After discharge from the ICU, your child will recuperate on another hospital unit for a few days before going home. You will learn how to care for your child at home before your child is discharged. Your child may need to take medications for a while at home, and these will be explained to you. The staff will give you instructions regarding medications, activity limitations, and follow-up appointments before your child is discharged.
Caring for your child at home following truncus arteriosus repair
Pain medications, such as acetaminophen or ibuprofen, may be recommended to keep your child comfortable at home. Your child's physician will discuss pain control before your child is discharged from the hospital.
Often, infants who fed poorly prior to surgery have more energy after the recuperation period, and begin to eat better and gain weight faster. However, high-calorie formulas may be needed for several weeks or months after surgery to help your child catch up growth-wise.
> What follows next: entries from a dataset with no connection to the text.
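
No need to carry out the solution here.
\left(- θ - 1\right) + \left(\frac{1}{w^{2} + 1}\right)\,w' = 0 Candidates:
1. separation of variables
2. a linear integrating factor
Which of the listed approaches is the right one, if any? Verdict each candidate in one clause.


Method: separation of variables — solved for the derivative, the right side splits multiplicatively into a function of each variable alone — divide and integrate each side.
- separation of variables: yes, a natural case for it.
- a linear integrating factor: a nonlinear term in the unknown puts this outside the integrating-factor template.


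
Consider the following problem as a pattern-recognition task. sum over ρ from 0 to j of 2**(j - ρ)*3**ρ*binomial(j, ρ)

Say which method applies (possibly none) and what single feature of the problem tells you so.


Technique: the binomial theorem — the binomial coefficients weight matched powers of 3 and 2, which is exactly the expansion of a binomial power.


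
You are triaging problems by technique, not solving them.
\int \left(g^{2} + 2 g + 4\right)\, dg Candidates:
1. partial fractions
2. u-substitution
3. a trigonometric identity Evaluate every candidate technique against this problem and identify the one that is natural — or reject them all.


Diagnosis: no special technique — a term-by-term power-rule job in g; no substitution or rearrangement earns its keep here.
- partial fractions — the expression is not a ratio of polynomials that decomposes further.
- u-substitution: any workable substitution here is cosmetic — the integrand is already in directly integrable form.
- a trigonometric identity — no sine or cosine appears, so there is nothing for a trigonometric identity to act on.


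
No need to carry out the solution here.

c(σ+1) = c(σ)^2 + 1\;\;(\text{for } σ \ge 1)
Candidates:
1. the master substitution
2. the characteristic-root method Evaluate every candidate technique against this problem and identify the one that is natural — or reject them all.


Technique: no special technique — the unknown enters the rule nonlinearly, not as a weighted sum — no linear method is even well-posed.
- the master substitution — the recursion shifts the index rather than dividing it.
- the characteristic-root method: nonlinearity rules out exponential-mode superposition from the start.


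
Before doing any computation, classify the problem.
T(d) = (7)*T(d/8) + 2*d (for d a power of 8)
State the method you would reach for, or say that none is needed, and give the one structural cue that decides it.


Best approach: the master substitution — the recursive call is at index d/8 rather than a shift, a divide-and-conquer shape — substituting d = 8^m linearizes it.


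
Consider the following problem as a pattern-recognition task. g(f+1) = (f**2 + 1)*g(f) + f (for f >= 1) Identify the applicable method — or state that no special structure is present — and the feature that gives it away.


Verdict: a summation factor — it is first-order linear but the coefficient f**2 + 1 depends on the index, so multiply through by a summation factor to telescope it.


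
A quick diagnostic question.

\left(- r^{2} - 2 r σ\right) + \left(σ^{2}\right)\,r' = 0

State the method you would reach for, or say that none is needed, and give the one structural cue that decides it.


Best approach: the homogeneous substitution — scaling σ and r together leaves the slope fixed — it depends only on r/σ, so substitute the ratio. This doubles as a Bernoulli equation in the unknown as written; the homogeneous route needs no setup at all.


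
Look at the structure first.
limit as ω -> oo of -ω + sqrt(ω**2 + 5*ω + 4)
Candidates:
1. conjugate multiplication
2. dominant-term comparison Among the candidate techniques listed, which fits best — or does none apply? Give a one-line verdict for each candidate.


Method: conjugate multiplication — the ∞ − ∞ radical form is the exact trigger for the conjugate maneuver.
- conjugate multiplication — applies; the problem has the shape this method handles.
- dominant-term comparison: no dominant power emerges to decide the limit by degree comparison.


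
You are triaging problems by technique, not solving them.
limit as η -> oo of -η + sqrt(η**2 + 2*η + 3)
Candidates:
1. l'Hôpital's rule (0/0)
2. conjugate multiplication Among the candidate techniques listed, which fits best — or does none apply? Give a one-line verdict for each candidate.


Verdict: conjugate multiplication — the ∞ − ∞ radical form is the exact trigger for the conjugate maneuver.
- l'Hôpital's rule (0/0) — substitution produces ∞ − ∞ rather than a vanishing quotient; the rule needs a 0/0 ratio to act on.
- conjugate multiplication: a fit — the right tool for this form.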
Tube feedings may also be helpful until your child is able to feed better.
After surgery, older children usually have a fair tolerance for activity. Your child may become tired easily, and sleep more right after surgery, but, within a few weeks, your child should be fully recovered.
You may receive additional instructions from your child's physicians and the hospital staff.
Long-term outlook after truncus arteriosus surgical repair
Many children who have had truncus arteriosus surgical repair can live healthy lives. Activity levels, appetite, and growth will eventually return to normal in most children.
Future intervention may be necessary if the pulmonary artery branches were small and do not grow well after surgery. The homograft or conduit connecting the right ventricle to the pulmonary artery may also need to be replaced in the future as your child grows. Surgery in young adulthood is often needed to replace the conduit and/or replace the valve.
Your child's cardiologist will recommend that antibiotics be given to prevent bacterial endocarditis because of the homograft or conduit.
Sometimes, even when the defect is repaired early, pulmonary hypertension becomes progressively worse. Children or adults may experience shortness of breath, decreased exercise endurance and sometimes headaches and dizziness.
Regular follow-up care at a center offering pediatric or adult congenital cardiac care should continue throughout the individual’s lifespan.
Consult your child's physician regarding the specific outlook for your child.